He says these western cultural products encouraged him to question his life. He began to publish political magazines at school, get involved in political activism and ended up getting expelled. Later, he joined the radical group Avant Guard Bookshop and urged the public not to pay their rent, water bills, electricity bills and phone bills in protest against the government’s increase in public housing rent despite the economic downturn caused by the oil crisis. The activists also went to industrial areas like San Po Kong to ask the workers there to occupy the factories.
One time, Yuen bumped into his father – who was a garment worker in the area – while he was distributing leaflets. His father did not know Yuen was involved in the protests, but he did not get angry at his son. Instead, he raised concerns from the practical perspective of a worker. They already worked more than 10 hours a day, said Yuen’s father. If they occupied factories, they would spend 24 hours there. It would be hard to get workers’ support for the action. Yuen could not hide his disappointment. Still, the older Yuen promised to discuss the idea with his colleagues.
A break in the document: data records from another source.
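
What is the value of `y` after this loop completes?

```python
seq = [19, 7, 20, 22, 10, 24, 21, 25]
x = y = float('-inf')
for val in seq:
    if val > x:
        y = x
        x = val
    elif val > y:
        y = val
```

Second largest (with repeats) in [19, 7, 20, 22, 10, 24, 21, 25]
`y` takes the values: -inf → 7 → 19 → 20 → 22 → 24

Answer: 24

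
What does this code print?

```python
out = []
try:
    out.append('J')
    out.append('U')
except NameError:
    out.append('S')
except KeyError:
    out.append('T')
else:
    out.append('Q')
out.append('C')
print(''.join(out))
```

Execution trace: 'J' (try body) → 'U' (try body, no exception) → 'Q' (else) → 'C' (after the try/except). Output: JUQC

Answer: JUQC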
In the end, Yuen was arrested during the protest and his father attended the court hearing. The magistrate ordered him to be bound over. But Yuen’s father never wavered in his support or stopped his son from doing anything. “My dad encouraged me a lot,” Yuen recalls. “In fact I am hesitant to make any decisions. Yet I at last persuaded people to occupy factories despite the risk of being kicked out from school.”
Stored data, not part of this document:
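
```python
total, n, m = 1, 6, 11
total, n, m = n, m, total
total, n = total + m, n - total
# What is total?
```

Trace:
`total, n, m = 1, 6, 11` → total = 1; n = 6; m = 11
`total, n, m = n, m, total` → total = 6; n = 11; m = 1
`total, n = total + m, n - total` → total = 7; n = 5
So total = 7

Answer: 7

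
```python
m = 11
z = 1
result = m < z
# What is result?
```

Trace:
`m = 11` → m = 11
`z = 1` → z = 1
`result = m < z` → result = False
So result = False

Answer: False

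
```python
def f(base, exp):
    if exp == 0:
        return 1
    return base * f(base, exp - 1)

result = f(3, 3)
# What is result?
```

f(3, 3) = 3 * 3 * 3 = 27

Answer: 27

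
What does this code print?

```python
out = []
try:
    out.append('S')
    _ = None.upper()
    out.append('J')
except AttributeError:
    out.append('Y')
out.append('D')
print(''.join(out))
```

Execution trace: 'S' (try body) → 'Y' (except AttributeError) → 'D' (after the try/except). Output: SYD

Answer: SYD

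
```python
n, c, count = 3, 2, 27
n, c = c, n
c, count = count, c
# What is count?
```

Trace:
`n, c, count = 3, 2, 27` → n = 3; c = 2; count = 27
`n, c = c, n` → n = 2; c = 3
`c, count = count, c` → c = 27; count = 3
So count = 3

Answer: 3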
After that, he threw himself into a “people’s theatre” group, acting in street dramas to spread political messages. Yuen longs for an anarchist society governed by the people. “I am not fighting for rights but the decentralization of rights,” Yuen says of his ideal political world. But soon he figured out that he was not suited to the role. “The louder I shout a slogan, the more powerless I feel,” he says.
Yuen went through a dark period in his 30s when he suffered ill health and felt lost and depressed. He says the power of stories and the wisdom of children helped to heal him. That, and the constant support of his father.
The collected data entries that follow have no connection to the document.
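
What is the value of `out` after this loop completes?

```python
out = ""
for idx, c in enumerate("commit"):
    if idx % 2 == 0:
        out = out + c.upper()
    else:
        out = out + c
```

Uppercase even positions in 'commit'
`out` takes the values: "" → "C" → "Co" → "CoM" → "CoMm" → "CoMmI" → "CoMmIt"

Answer: "CoMmIt"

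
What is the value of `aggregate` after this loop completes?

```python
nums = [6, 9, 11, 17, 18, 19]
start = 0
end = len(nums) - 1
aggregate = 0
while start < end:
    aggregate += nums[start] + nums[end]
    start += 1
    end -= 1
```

Sum of pairs from ends
`aggregate` takes the values: 0 → 25 → 52 → 80

Answer: 80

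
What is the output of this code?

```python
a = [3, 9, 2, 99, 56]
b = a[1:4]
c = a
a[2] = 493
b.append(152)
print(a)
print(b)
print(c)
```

Key concept: slice vs alias.
Step by step:
`a = [3, 9, 2, 99, 56]` → a = [3, 9, 2, 99, 56]
`b = a[1:4]` → b = [9, 2, 99]
`c = a` → c = [3, 9, 2, 99, 56] (same object as a)
`a[2] = 493` → a = [3, 9, 493, 99, 56] (same object as c); c = [3, 9, 493, 99, 56] (same object as a)
`b.append(152)` → b = [9, 2, 99, 152]
`print(a)` → prints [3, 9, 493, 99, 56]
`print(b)` → prints [9, 2, 99, 152]
`print(c)` → prints [3, 9, 493, 99, 56]

Answer:
[3, 9, 493, 99, 56]
[9, 2, 99, 152]
[3, 9, 493, 99, 56]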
Yuen is now the father of an 18-year-old son. When his son was young, bedtimes were special times for stories. It was through these stories that the grandson became familiar with the grandfather he never really knew in person because he passed away when the boy was very young. Yuen told his son about how his own father had taken him to the LaiChiKokAmusement Park. How he stood facing the merry-go-round, and waved whenever the boy made eye-contact as he went round.
As a storyteller, Yuen highlights the relationship between imagination and society. He tries hard to explore the space for interpersonal interaction. For him, the Umbrella Movement, in which protesters have been occupying areas of Admiralty, Mong Kok and CausewayBay to fight for genuine universal suffrage, has succeeded in opening such a space.